Evaluation of Corn Varieties for Resistance to Plant-Parasitic Nematodes in North Dakota

Evaluation of Corn Varieties for Resistance to Plant-Parasitic Nematodes in North Dakota2018-10-04T13:50:22+00:00

Corn (Zea mays) is one of the major agricultural crops in North Dakota (ND) on the basis of production value. Plant-parasitic nematodes (PPN) are one of the greatest threats to world crop production. Over 120 species of PPN are associated with corn throughout the world, of which over 60 species of PPN have been reported in North America corn fields. PPN ranked among the top ten pests of corn in the US as they are responsible for yield losses of more than 294 million bushels from 2012 to 2015. The nematode survey conducted in ND corn fields revealed that 82% and 73% of the fields were positive for PPN in 2015 and 2016, respectively, and a total of eight groups of PPN were detected.

Root-lesion nematodes (Pratylenchus spp.) and stunt nematodes (Tylenchorhynchus spp.) are common nematode pests found in corn fields of ND. Root-lesion nematodes completely enter root tissue, move inside the root to extract water and nutrients, and cause lesions on roots and reduce root volumes and weight. Other fungi and bacteria usually invade the lesions to cause more damage. In the Midwestern Corn Belt, the most important species are P. hexincisusP. penetrans, and P. scribneri. Experimental data are lacking for other root-lesion nematode species.

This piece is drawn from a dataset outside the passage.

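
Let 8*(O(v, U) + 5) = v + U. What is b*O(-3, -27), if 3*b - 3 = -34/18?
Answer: -175/54 ≈ -3.2407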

Four species of root-lesion nematodes (P. neglectus, P. scribneri, and two new Pratylenchus spp.) were detected in ND corn fields. Use of resistant varieties is one of the most environmentally friendly approaches among the sustainable management strategies. The reproduction rates of root-lesion and stunt nematodes vary with different corn varieties. Therefore, it is increasingly important to know the resistant (insensitive) or susceptible (sensitive) responses of commercial corn varieties to these nematodes to help select resistant varieties. The objectives of this study were to screen ten corn varieties used in ND for resistance to the new root-lesion nematode species, root-lesion nematode Pratylenchus neglectus, and stunt nematode (Tylenchorhynchus spp.).

Four fields with target nematodes (one for new Pratylenchus species, one for P. neglectus, and two for stunt nematodes) from three counties in ND were selected. Five experiments were conducted under controlled greenhouse conditions. Ten corn varieties in ND each with five replications were used in each of the experiments. The cultivars included LR 9487 VT2PRIB, 4913 VT2RIB, DKC 44-13, DK 43-48 RIB, DK 43-46, L-2916 VT2PRO, GX 89 VT2P, 1392 VT2P, PFS74K89, and X5B-8801. The species identities of the new root-lesion nematode and P. neglectus were confirmed by DNA-based diagnostic methods.

The results from two trials for the new root-lesion nematode species showed that this nematode reproduced significantly high on GX89 VT2P and L-2916 VT2PRO, suggesting they are susceptible whereas the nematode reproduced the least on DK 43-46 in trial 1 and on PFS 74K89 in trial 2, suggesting they are resistant in at least one experiment. Third experiment is ongoing to further confirm the results. From the experiment with P. neglectus, this nematodereproduced best on DK 43-48 RIB and DK 43-46, suggesting they are susceptible whereas the nematode reproduced the least on DKC 44-13, PFS 74K89, and 4913 VT2RIB, suggesting they are resistant to P. neglectus.

From one experiment with stunt nematode, we found that in general the reproduction rates of the stunt nematode population were low. This population reproduced best on X5B-8801 and LR 9487 Vt2RIB while it reproduced the least on L-2916 VT2PRO, 1392 VT2P, and 4913 VT2RIB. In another experiment with a very low stunt nematode population from a different county, we observed that this population had the highest reproduction rate on corn variety DK 43-46 while it reproduced the least on LR 9487 VT2PRIB and X5B-8801. Variation in reproduction between the stunt nematode populations from two counties could be attributed to the differences in nematode species, population density, soil property, and virulence of individual populations from different locations. The stunt nematodes from these two fields will be identified to species and additional greenhouse bioassays are needed to confirm the observations.

To conclude, the resistance evaluation study of corn varieties gives us an insight about the reproduction ability of these nematodes on the ten corn varieties in ND and help understand resistance or susceptibility of these varieties to the tested nematode species. The knowledge from this study will be useful to accelerate the selection of suitable varieties for farmers. This information will also be helpful for future studies that evaluate the nematode impact on ND corn production and develop effective and specific pest management strategies for control of the nematode diseases to increase corn yield.